Flood evacuees' temporary school remains closed
First Nation, federal government disagree on where classes should resume
Flooded-out students from the Lake St. Martin First Nation in Manitoba continue to miss classes this week, as different levels of government argue over where classes should resume.
The 68 students, who have been living temporarily in Winnipeg with their families since their reserve was flooded out in the spring of 2011, were attending Kindergarten to Grade 9 classes at the former Deer Lodge junior high school on Ness Avenue.
The City of Winnipeg shut down the building earlier this week, after inspectors issued a number of fire code and fire prevention bylaw violations.
First Nation leaders say the repairs have since been completed and the school should be up to code now. They want the children to stay in the St. James building.
But the federal Aboriginal Affairs and Northern Development Department is insisting that the students be relocated to other schools in Winnipeg.
"We gave them our recommendation, and this is the school we want," Chief Adrian Sinclair told CBC News on Thursday.

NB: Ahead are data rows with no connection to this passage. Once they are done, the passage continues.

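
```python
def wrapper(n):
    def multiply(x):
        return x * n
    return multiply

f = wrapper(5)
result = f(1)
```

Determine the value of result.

Step 1: wrapper(5) returns multiply closure with n = 5.
Step 2: f(1) computes 1 * 5 = 5.
Step 3: result = 5

The answer is 5.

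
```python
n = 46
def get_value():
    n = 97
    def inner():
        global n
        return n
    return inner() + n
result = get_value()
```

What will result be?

Step 1: Global n = 46. get_value() shadows with local n = 97.
Step 2: inner() uses global keyword, so inner() returns global n = 46.
Step 3: get_value() returns 46 + 97 = 143

The answer is 143.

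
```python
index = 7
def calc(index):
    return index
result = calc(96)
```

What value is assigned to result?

Step 1: Global index = 7.
Step 2: calc(96) takes parameter index = 96, which shadows the global.
Step 3: result = 96

The answer is 96.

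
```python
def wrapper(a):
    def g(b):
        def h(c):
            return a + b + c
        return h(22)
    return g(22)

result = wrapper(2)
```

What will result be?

Step 1: a = 2, b = 22, c = 22 across three nested scopes.
Step 2: h() accesses all three via LEGB rule.
Step 3: result = 2 + 22 + 22 = 46

The answer is 46.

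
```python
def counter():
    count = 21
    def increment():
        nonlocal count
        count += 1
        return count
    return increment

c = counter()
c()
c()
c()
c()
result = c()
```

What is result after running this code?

Step 1: counter() creates closure with count = 21.
Step 2: Each c() call increments count via nonlocal. After 5 calls: 21 + 5 = 26.
Step 3: result = 26

The answer is 26.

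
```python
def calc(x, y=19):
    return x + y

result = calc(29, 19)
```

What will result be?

Step 1: calc(29, 19) overrides default y with 19.
Step 2: Returns 29 + 19 = 48.
Step 3: result = 48

The answer is 48.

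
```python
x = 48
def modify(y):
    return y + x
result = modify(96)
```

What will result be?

Step 1: x = 48 is defined globally.
Step 2: modify(96) uses parameter y = 96 and looks up x from global scope = 48.
Step 3: result = 96 + 48 = 144

The answer is 144.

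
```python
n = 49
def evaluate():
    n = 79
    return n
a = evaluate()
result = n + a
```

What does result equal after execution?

Step 1: Global n = 49. evaluate() returns local n = 79.
Step 2: a = 79. Global n still = 49.
Step 3: result = 49 + 79 = 128

The answer is 128.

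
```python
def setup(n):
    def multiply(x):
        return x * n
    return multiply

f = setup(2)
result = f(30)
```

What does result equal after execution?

Step 1: setup(2) returns multiply closure with n = 2.
Step 2: f(30) computes 30 * 2 = 60.
Step 3: result = 60

The answer is 60.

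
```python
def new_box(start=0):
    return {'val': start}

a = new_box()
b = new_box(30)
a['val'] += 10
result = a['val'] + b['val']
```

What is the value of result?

Step 1: new_box() returns a new dict each call (immutable default 0).
Step 2: a = {'val': 0}, b = {'val': 30}.
Step 3: a['val'] += 10 = 10. result = 10 + 30 = 40

The answer is 40.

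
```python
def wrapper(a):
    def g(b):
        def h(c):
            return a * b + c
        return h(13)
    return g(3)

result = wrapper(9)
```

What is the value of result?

Step 1: a = 9, b = 3, c = 13.
Step 2: h() computes a * b + c = 9 * 3 + 13 = 40.
Step 3: result = 40

The answer is 40.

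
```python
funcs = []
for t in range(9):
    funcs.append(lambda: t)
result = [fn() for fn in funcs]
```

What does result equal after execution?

Step 1: All 9 lambdas share the same variable t.
Step 2: After the loop, t = 8.
Step 3: Each call returns 8. result = [8, 8, 8, 8, 8, 8, 8, 8, 8]

The answer is [8, 8, 8, 8, 8, 8, 8, 8, 8].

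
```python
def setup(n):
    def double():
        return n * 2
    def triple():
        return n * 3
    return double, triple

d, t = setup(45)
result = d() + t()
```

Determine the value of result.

Step 1: Both closures capture the same n = 45.
Step 2: d() = 45 * 2 = 90, t() = 45 * 3 = 135.
Step 3: result = 90 + 135 = 225

The answer is 225.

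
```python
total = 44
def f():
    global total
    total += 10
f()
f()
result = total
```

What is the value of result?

Step 1: total = 44.
Step 2: First f(): total = 44 + 10 = 54.
Step 3: Second f(): total = 54 + 10 = 64. result = 64

The answer is 64.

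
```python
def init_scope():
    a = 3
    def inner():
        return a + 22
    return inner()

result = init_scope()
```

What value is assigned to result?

Step 1: init_scope() defines a = 3.
Step 2: inner() reads a = 3 from enclosing scope, returns 3 + 22 = 25.
Step 3: result = 25

The answer is 25.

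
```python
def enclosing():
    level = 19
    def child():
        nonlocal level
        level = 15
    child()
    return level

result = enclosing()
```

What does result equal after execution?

Step 1: enclosing() sets level = 19.
Step 2: child() uses nonlocal to reassign level = 15.
Step 3: result = 15

The answer is 15.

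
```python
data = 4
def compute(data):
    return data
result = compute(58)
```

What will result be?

Step 1: Global data = 4.
Step 2: compute(58) takes parameter data = 58, which shadows the global.
Step 3: result = 58

The answer is 58.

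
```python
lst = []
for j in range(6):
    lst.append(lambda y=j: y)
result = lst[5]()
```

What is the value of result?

Step 1: Default argument y=j captures j's value at each iteration.
Step 2: lst[5] captured y = 5 when j was 5.
Step 3: result = 5

The answer is 5.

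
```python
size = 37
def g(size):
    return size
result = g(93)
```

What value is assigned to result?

Step 1: Global size = 37.
Step 2: g(93) takes parameter size = 93, which shadows the global.
Step 3: result = 93

The answer is 93.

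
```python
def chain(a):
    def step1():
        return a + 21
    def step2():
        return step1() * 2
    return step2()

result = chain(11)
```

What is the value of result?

Step 1: chain(11) captures a = 11.
Step 2: step2() calls step1() which returns 11 + 21 = 32.
Step 3: step2() returns 32 * 2 = 64

The answer is 64.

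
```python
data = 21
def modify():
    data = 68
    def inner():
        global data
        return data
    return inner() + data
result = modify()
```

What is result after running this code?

Step 1: Global data = 21. modify() shadows with local data = 68.
Step 2: inner() uses global keyword, so inner() returns global data = 21.
Step 3: modify() returns 21 + 68 = 89

The answer is 89.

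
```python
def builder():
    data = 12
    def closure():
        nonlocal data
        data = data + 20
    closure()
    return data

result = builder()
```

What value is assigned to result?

Step 1: builder() sets data = 12.
Step 2: closure() uses nonlocal to modify data in builder's scope: data = 12 + 20 = 32.
Step 3: builder() returns the modified data = 32

The answer is 32.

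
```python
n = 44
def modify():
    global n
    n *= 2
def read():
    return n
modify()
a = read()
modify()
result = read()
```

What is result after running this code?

Step 1: n = 44.
Step 2: First modify(): n = 44 * 2 = 88.
Step 3: Second modify(): n = 88 * 2 = 176.
Step 4: read() returns 176

The answer is 176.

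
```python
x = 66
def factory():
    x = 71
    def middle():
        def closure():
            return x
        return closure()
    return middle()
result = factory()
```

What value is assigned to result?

Step 1: factory() defines x = 71. middle() and closure() have no local x.
Step 2: closure() checks local (none), enclosing middle() (none), enclosing factory() and finds x = 71.
Step 3: result = 71

The answer is 71.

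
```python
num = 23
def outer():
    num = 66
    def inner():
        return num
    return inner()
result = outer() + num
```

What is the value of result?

Step 1: Global num = 23. outer() shadows with num = 66.
Step 2: inner() returns enclosing num = 66. outer() = 66.
Step 3: result = 66 + global num (23) = 89

The answer is 89.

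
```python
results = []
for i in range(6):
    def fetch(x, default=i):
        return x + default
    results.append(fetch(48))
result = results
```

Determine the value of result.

Step 1: Default argument default=i is evaluated at function definition time.
Step 2: Each iteration creates fetch with default = current i value.
Step 3: fetch(48) returns 48 + default. results = [48, 49, 50, 51, 52, 53]

The answer is [48, 49, 50, 51, 52, 53].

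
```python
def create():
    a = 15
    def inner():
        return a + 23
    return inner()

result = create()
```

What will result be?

Step 1: create() defines a = 15.
Step 2: inner() reads a = 15 from enclosing scope, returns 15 + 23 = 38.
Step 3: result = 38

The answer is 38.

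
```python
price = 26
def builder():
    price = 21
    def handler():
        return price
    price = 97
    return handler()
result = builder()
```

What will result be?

Step 1: builder() sets price = 21, then later price = 97.
Step 2: handler() is called after price is reassigned to 97. Closures capture variables by reference, not by value.
Step 3: result = 97

The answer is 97.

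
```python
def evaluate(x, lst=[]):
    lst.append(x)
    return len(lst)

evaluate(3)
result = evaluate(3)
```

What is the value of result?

Step 1: Mutable default list persists between calls.
Step 2: First call: lst = [3], len = 1. Second call: lst = [3, 3], len = 2.
Step 3: result = 2

The answer is 2.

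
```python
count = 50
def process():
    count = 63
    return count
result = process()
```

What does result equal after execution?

Step 1: Global count = 50.
Step 2: process() creates local count = 63, shadowing the global.
Step 3: Returns local count = 63. result = 63

The answer is 63.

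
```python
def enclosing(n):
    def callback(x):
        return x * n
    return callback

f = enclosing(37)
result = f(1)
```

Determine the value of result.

Step 1: enclosing(37) creates a closure capturing n = 37.
Step 2: f(1) computes 1 * 37 = 37.
Step 3: result = 37

The answer is 37.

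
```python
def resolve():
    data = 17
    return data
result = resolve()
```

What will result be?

Step 1: resolve() defines data = 17 in its local scope.
Step 2: return data finds the local variable data = 17.
Step 3: result = 17

The answer is 17.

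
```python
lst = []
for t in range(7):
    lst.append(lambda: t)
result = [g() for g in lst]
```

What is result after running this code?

Step 1: All 7 lambdas share the same variable t.
Step 2: After the loop, t = 6.
Step 3: Each call returns 6. result = [6, 6, 6, 6, 6, 6, 6]

The answer is [6, 6, 6, 6, 6, 6, 6].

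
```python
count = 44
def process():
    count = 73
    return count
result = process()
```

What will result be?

Step 1: Global count = 44.
Step 2: process() creates local count = 73, shadowing the global.
Step 3: Returns local count = 73. result = 73

The answer is 73.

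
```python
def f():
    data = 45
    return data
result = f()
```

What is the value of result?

Step 1: f() defines data = 45 in its local scope.
Step 2: return data finds the local variable data = 45.
Step 3: result = 45

The answer is 45.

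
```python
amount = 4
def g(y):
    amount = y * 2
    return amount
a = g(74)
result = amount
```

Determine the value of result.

Step 1: Global amount = 4.
Step 2: g(74) creates local amount = 74 * 2 = 148.
Step 3: Global amount unchanged because no global keyword. result = 4

The answer is 4.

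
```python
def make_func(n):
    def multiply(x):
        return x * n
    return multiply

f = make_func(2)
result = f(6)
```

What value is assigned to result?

Step 1: make_func(2) returns multiply closure with n = 2.
Step 2: f(6) computes 6 * 2 = 12.
Step 3: result = 12

The answer is 12.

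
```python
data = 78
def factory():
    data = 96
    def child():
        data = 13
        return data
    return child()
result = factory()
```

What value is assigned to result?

Step 1: Three scopes define data: global (78), factory (96), child (13).
Step 2: child() has its own local data = 13, which shadows both enclosing and global.
Step 3: result = 13 (local wins in LEGB)

The answer is 13.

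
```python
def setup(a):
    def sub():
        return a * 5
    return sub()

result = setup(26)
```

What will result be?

Step 1: setup(26) binds parameter a = 26.
Step 2: sub() accesses a = 26 from enclosing scope.
Step 3: result = 26 * 5 = 130

The answer is 130.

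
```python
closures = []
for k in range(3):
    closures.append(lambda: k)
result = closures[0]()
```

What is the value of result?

Step 1: The loop creates 3 lambdas, all referencing the same variable k.
Step 2: After the loop, k = 2 (final value).
Step 3: closures[0]() looks up k at call time and finds 2. This is the late binding gotcha. result = 2

The answer is 2.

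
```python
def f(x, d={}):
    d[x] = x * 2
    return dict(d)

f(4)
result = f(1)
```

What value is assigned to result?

Step 1: Mutable default dict is shared across calls.
Step 2: First call adds 4: 8. Second call adds 1: 2.
Step 3: result = {4: 8, 1: 2}

The answer is {4: 8, 1: 2}.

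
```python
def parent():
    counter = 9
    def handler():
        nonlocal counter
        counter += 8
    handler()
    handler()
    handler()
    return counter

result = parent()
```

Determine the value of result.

Step 1: counter starts at 9.
Step 2: handler() is called 3 times, each adding 8.
Step 3: counter = 9 + 8 * 3 = 33

The answer is 33.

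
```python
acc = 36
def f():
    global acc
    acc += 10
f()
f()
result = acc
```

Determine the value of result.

Step 1: acc = 36.
Step 2: First f(): acc = 36 + 10 = 46.
Step 3: Second f(): acc = 46 + 10 = 56. result = 56

The answer is 56.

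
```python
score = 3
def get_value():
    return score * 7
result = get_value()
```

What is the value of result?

Step 1: score = 3 is defined globally.
Step 2: get_value() looks up score from global scope = 3, then computes 3 * 7 = 21.
Step 3: result = 21

The answer is 21.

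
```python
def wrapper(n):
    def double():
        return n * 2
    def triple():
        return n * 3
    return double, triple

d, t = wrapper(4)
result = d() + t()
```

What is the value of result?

Step 1: Both closures capture the same n = 4.
Step 2: d() = 4 * 2 = 8, t() = 4 * 3 = 12.
Step 3: result = 8 + 12 = 20

The answer is 20.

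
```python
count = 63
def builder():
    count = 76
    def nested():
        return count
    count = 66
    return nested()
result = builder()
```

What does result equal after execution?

Step 1: builder() sets count = 76, then later count = 66.
Step 2: nested() is called after count is reassigned to 66. Closures capture variables by reference, not by value.
Step 3: result = 66

The answer is 66.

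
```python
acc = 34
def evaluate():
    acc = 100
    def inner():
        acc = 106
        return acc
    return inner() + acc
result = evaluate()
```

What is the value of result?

Step 1: evaluate() has local acc = 100. inner() has local acc = 106.
Step 2: inner() returns its local acc = 106.
Step 3: evaluate() returns 106 + its own acc (100) = 206

The answer is 206.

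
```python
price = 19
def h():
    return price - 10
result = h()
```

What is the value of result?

Step 1: price = 19 is defined globally.
Step 2: h() looks up price from global scope = 19, then computes 19 - 10 = 9.
Step 3: result = 9

The answer is 9.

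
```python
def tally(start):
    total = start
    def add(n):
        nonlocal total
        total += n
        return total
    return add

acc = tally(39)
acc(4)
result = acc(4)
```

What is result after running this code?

Step 1: tally(39) creates closure with total = 39.
Step 2: First acc(4): total = 39 + 4 = 43.
Step 3: Second acc(4): total = 43 + 4 = 47. result = 47

The answer is 47.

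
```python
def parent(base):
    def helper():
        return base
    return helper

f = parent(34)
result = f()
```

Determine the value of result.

Step 1: parent(34) creates closure capturing base = 34.
Step 2: f() returns the captured base = 34.
Step 3: result = 34

The answer is 34.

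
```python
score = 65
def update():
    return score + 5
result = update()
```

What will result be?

Step 1: score = 65 is defined globally.
Step 2: update() looks up score from global scope = 65, then computes 65 + 5 = 70.
Step 3: result = 70

The answer is 70.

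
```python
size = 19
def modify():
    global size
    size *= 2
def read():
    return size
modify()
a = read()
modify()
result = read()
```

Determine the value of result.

Step 1: size = 19.
Step 2: First modify(): size = 19 * 2 = 38.
Step 3: Second modify(): size = 38 * 2 = 76.
Step 4: read() returns 76

The answer is 76.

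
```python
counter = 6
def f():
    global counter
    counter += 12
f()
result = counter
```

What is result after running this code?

Step 1: counter = 6 globally.
Step 2: f() modifies global counter: counter += 12 = 18.
Step 3: result = 18

The answer is 18.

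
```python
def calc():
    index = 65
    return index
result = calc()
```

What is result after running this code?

Step 1: calc() defines index = 65 in its local scope.
Step 2: return index finds the local variable index = 65.
Step 3: result = 65

The answer is 65.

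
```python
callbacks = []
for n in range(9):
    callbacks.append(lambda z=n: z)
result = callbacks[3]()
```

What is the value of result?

Step 1: Default argument z=n captures n's value at each iteration.
Step 2: callbacks[3] captured z = 3 when n was 3.
Step 3: result = 3

The answer is 3.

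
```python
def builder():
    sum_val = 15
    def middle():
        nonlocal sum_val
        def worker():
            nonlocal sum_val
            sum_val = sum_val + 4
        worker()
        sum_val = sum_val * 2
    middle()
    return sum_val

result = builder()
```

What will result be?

Step 1: sum_val = 15.
Step 2: worker() adds 4: sum_val = 15 + 4 = 19.
Step 3: middle() doubles: sum_val = 19 * 2 = 38.
Step 4: result = 38

The answer is 38.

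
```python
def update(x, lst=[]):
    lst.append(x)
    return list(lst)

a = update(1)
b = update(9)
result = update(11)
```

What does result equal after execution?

Step 1: Default list is shared. list() creates copies for return values.
Step 2: Internal list grows: [1] -> [1, 9] -> [1, 9, 11].
Step 3: result = [1, 9, 11]

The answer is [1, 9, 11].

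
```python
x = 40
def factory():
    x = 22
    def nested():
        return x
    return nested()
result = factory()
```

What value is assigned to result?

Step 1: x = 40 globally, but factory() defines x = 22 locally.
Step 2: nested() looks up x. Not in local scope, so checks enclosing scope (factory) and finds x = 22.
Step 3: result = 22

The answer is 22.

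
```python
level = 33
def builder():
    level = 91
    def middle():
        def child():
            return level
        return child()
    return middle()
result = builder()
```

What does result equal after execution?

Step 1: builder() defines level = 91. middle() and child() have no local level.
Step 2: child() checks local (none), enclosing middle() (none), enclosing builder() and finds level = 91.
Step 3: result = 91

The answer is 91.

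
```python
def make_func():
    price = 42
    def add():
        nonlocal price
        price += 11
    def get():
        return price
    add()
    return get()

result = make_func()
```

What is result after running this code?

Step 1: price = 42. add() modifies it via nonlocal, get() reads it.
Step 2: add() makes price = 42 + 11 = 53.
Step 3: get() returns 53. result = 53

The answer is 53.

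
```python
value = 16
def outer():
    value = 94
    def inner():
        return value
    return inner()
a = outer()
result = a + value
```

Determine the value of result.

Step 1: outer() has local value = 94. inner() reads from enclosing.
Step 2: outer() returns 94. Global value = 16 unchanged.
Step 3: result = 94 + 16 = 110

The answer is 110.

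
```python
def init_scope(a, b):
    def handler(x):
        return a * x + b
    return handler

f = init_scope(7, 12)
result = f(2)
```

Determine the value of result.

Step 1: init_scope(7, 12) captures a = 7, b = 12.
Step 2: f(2) computes 7 * 2 + 12 = 26.
Step 3: result = 26

The answer is 26.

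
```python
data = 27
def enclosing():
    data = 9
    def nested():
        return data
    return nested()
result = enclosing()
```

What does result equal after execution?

Step 1: data = 27 globally, but enclosing() defines data = 9 locally.
Step 2: nested() looks up data. Not in local scope, so checks enclosing scope (enclosing) and finds data = 9.
Step 3: result = 9

The answer is 9.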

"It shouldn't even go beyond that."
In a statement released Thursday afternoon, a spokesman for the federal department said it's working with the Manitoba government to ensure the Lake St. Martin students and parents "have options that will provide a safe, secure, culturally appropriate school setting.
"We urge the chief to set aside politics and do what's right for the students in his community and work with us and the province to get the students back in school as quickly as possible," the statement added.
First Nation officials say the children have been shuffled around enough since they had to leave their home community about a year and a half ago.
Band member and flood evacuee Bernice McKenzie said the uncertainty over her two grandchildren's schooling is almost too much to handle.
"It seems like we're still stuck in the same situation here and we're not going nowhere. Now the school, and that's going to affect the kids," she said.